O tênis brasileiro vive um momento de efervescência, impulsionado pelo brilho de novos talentos e a consolidação de atletas já estabelecidos. Nomes como João Fonseca, apontado como uma das principais promessas mundiais, e Luisa Stefani, destacada no circuito, não apenas levam o país aos holofotes da modalidade, mas também se tornam fontes poderosas de inspiração para milhares de jovens que sonham em seguir seus passos. Esse fenômeno de sucesso tem um impacto direto e positivo na base do esporte, estimulando a formação de novos atletas e o crescimento de iniciativas dedicadas a esse fim, como a Liga Tênis 10.
A Trajetória de Fonseca e o Papel Fundamental da Liga Tênis 10
Muito antes de brilhar em Grand Slams e ser elogiado por grandes astros, João Fonseca dava seus primeiros passos competitivos em torneios juvenis no Rio de Janeiro. Em 2016 e 2017, com apenas dez anos, ele participou de competições organizadas pela Liga Tênis 10, um projeto com uma década de existência que visa proporcionar experiência competitiva a jovens tenistas. Bruna Assemany, coordenadora e uma das idealizadoras do projeto, relembra que, embora Fonseca não tenha conquistado taças nessas primeiras aparições, sua qualidade já era evidente.
“Ele sempre foi um jogador muito querido com os amigos. Tem essa personalidade gentil. Hoje muitas pessoas acompanham. E principalmente já tinha o jogo bem rápido. Então você via que ele tinha um fore-hand agressivo, mas ele estava em processo de formação”, conta Bruna. Ela enfatiza que a Liga foi uma ferramenta crucial para que ele pudesse colocar em prática, de forma competitiva, o que aprendia no dia a dia, mesmo não sendo “o que ele é hoje”, mas já possuindo as características que o levariam ao sucesso.

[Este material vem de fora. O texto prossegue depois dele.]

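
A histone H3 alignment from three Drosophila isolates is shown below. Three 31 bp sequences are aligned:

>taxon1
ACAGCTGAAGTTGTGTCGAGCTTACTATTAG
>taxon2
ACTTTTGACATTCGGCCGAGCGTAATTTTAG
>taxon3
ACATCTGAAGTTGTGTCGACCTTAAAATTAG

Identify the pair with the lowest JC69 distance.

taxon1 and taxon3

taxon1–taxon2: 11/31 differ, p = 0.355, d = 0.481.
taxon1–taxon3: 4/31 differ, p = 0.129, d = 0.142.
taxon2–taxon3: 11/31 differ, p = 0.355, d = 0.481.
The smallest distance is between taxon1 and taxon3.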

O Poder da Referência Próxima: De Guga a Fonseca
O sucesso de atletas como João Fonseca e Luisa Stefani, que é uma das principais apoiadoras da Liga, tem despertado um interesse crescente das crianças pelo esporte. Essa proximidade com ídolos que trilham ou trilharam caminhos semelhantes é um fator motivacional imenso. Bruna Assemany destaca a importância de ter referências acessíveis.

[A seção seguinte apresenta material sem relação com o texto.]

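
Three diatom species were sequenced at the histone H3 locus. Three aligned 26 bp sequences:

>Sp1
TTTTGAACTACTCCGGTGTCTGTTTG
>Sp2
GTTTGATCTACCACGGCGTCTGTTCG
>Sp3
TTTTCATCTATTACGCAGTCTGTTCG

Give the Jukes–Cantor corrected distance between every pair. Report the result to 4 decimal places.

Sp1–Sp2: 6/26 sites differ → p ≈ 0.230769, d = −0.75 ln(1 − 0.307692) = 0.275793 ≈ 0.2758.
Sp1–Sp3: 7/26 sites differ → p ≈ 0.269231, d = −0.75 ln(1 − 0.358975) = 0.333515 ≈ 0.3335.
Sp2–Sp3: 6/26 sites differ → p ≈ 0.230769, d = −0.75 ln(1 − 0.307692) = 0.275793 ≈ 0.2758.

d(Sp1,Sp2) = 0.2758, d(Sp1,Sp3) = 0.3335, d(Sp2,Sp3) = 0.2758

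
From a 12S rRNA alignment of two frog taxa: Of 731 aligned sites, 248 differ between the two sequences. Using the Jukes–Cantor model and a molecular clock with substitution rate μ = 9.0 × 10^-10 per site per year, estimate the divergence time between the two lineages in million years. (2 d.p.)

250.88

p = 248/731 ≈ 0.339261.
d = −(3/4) ln(1 − 4p/3) = −0.75 ln(1 − 0.452348) = −0.75 ln(0.547652)
  = −0.75 × (-0.602115) = 0.451586 substitutions/site.
Under a molecular clock d = 2μt, so t = d/(2μ) = 0.451586 / (2 × 9.0 × 10^-10) = 250.88 million years.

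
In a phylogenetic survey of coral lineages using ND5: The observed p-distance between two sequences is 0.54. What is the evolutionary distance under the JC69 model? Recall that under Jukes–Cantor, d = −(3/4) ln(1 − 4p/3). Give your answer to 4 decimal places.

d = −(3/4) ln(1 − 4p/3) = −0.75 ln(1 − 0.72) = −0.75 ln(0.28)
  = −0.75 × (-1.272966) = 0.954725 substitutions/site.

0.9547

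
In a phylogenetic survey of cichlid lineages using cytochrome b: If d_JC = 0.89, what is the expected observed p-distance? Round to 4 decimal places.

0.5211

p = (3/4)(1 − e^(−4d/3)) = 0.75 × (1 − e^(-1.186667)) = 0.75 × (1 − 0.305237) = 0.521072.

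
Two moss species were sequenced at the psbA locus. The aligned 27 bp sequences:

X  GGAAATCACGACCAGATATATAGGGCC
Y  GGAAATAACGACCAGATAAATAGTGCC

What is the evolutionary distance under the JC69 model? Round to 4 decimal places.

The sequences differ at 3 of 27 sites (7, 19, 24), so p = 3/27 ≈ 0.111111.
d = −(3/4) ln(1 − 4p/3) = −0.75 ln(1 − 0.148148) = −0.75 ln(0.851852)
  = −0.75 × (-0.160342) = 0.120257 substitutions/site.

0.1203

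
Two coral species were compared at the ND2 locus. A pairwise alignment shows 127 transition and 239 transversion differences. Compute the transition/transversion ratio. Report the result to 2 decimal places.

0.53

R = 127/239 = 0.531380… ≈ 0.53 (to 2 d.p.).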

“É muito importante essa referência próxima e é uma coisa que faz muita diferença. Eu me lembro que tentei jogar tênis profissional, mas passei muito longe. E pensava assim: ‘Poxa, quero ser o Guga’. É legal ver as crianças falando que querem ter o fore-hand do João, o voleio da Luísa e treinarem especificamente e se sentirem próximos. ‘Poxa, estou fazendo um caminho que essas pessoas já fizeram'”, explica. Ela recorda também a naturalidade com que crianças em centros de treinamento como a Tennis Route interagiam com Bia Haddad e Bellucci, mostrando que “não é uma coisa tão distante”.

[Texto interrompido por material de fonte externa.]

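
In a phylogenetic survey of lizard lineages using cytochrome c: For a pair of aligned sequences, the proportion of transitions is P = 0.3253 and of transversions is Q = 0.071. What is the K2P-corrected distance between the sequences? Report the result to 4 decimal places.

0.6776

Under the Kimura two-parameter model, d = −½ ln(1 − 2P − Q) − ¼ ln(1 − 2Q).
1 − 2P − Q = 0.2784, giving −½ ln(0.2784) = 0.639348.
1 − 2Q = 0.858, giving −¼ ln(0.858) = 0.038288.
d = 0.639348 + 0.038288 = 0.677636.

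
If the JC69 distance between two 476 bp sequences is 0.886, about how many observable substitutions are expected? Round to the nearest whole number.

247

Invert JC69: p = (3/4)(1 − e^(−4d/3)) = 0.75 × (1 − e^(-1.181333)) = 0.75 × (1 − 0.306869) = 0.519848.
Expected differing sites = pL ≈ 0.519848 × 476 = 247.447648 ≈ 247.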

Crescimento e Potencial da Nova Geração no Tênis Brasileiro
A inspiração gerada por esses atletas se reflete diretamente no crescimento de projetos como a Liga Tênis 10. “A Liga tem tido um crescimento bem impressionante ano a ano. Mais pessoas entendendo essa visão competitiva, mais treinadores entendendo que quanto mais motivado os seus alunos estiverem, mais competitivos eles vão ser”, afirma Bruna Assemany. Dentro da Liga, ela observa um potencial crescente de novos tenistas brasileiros.
Além de nomes como Naná Silva e Guto Miguel, que já se destacam, há uma “nova geração de crianças de sete ou oito anos que estão vivendo aí”, beneficiadas pela proximidade com os ídolos, a oferta de novos torneios e a atuação de treinadores cada vez mais assertivos no desenvolvimento de jogadores e pessoas.
O Futuro de João Fonseca e o Legado para o Tênis Nacional
Com o olhar voltado para o futuro, Bruna e todos que acompanharam o crescimento de João Fonseca torcem por seu sucesso contínuo no circuito profissional. Acreditam que ele é um atleta maduro e humilde, ciente da responsabilidade de seu caminho. “Ele já deu entrevistas falando que esse ano é importante para ele, porque ele tem que defender o que ele construiu em 2025. Eu acho que ele é um cara muito maduro e espero que ele vá ao maior lugar que ele possa conseguir”, conclui Bruna, reforçando a esperança de que Fonseca alcance o topo e continue a ser um farol para as futuras gerações do tênis brasileiro.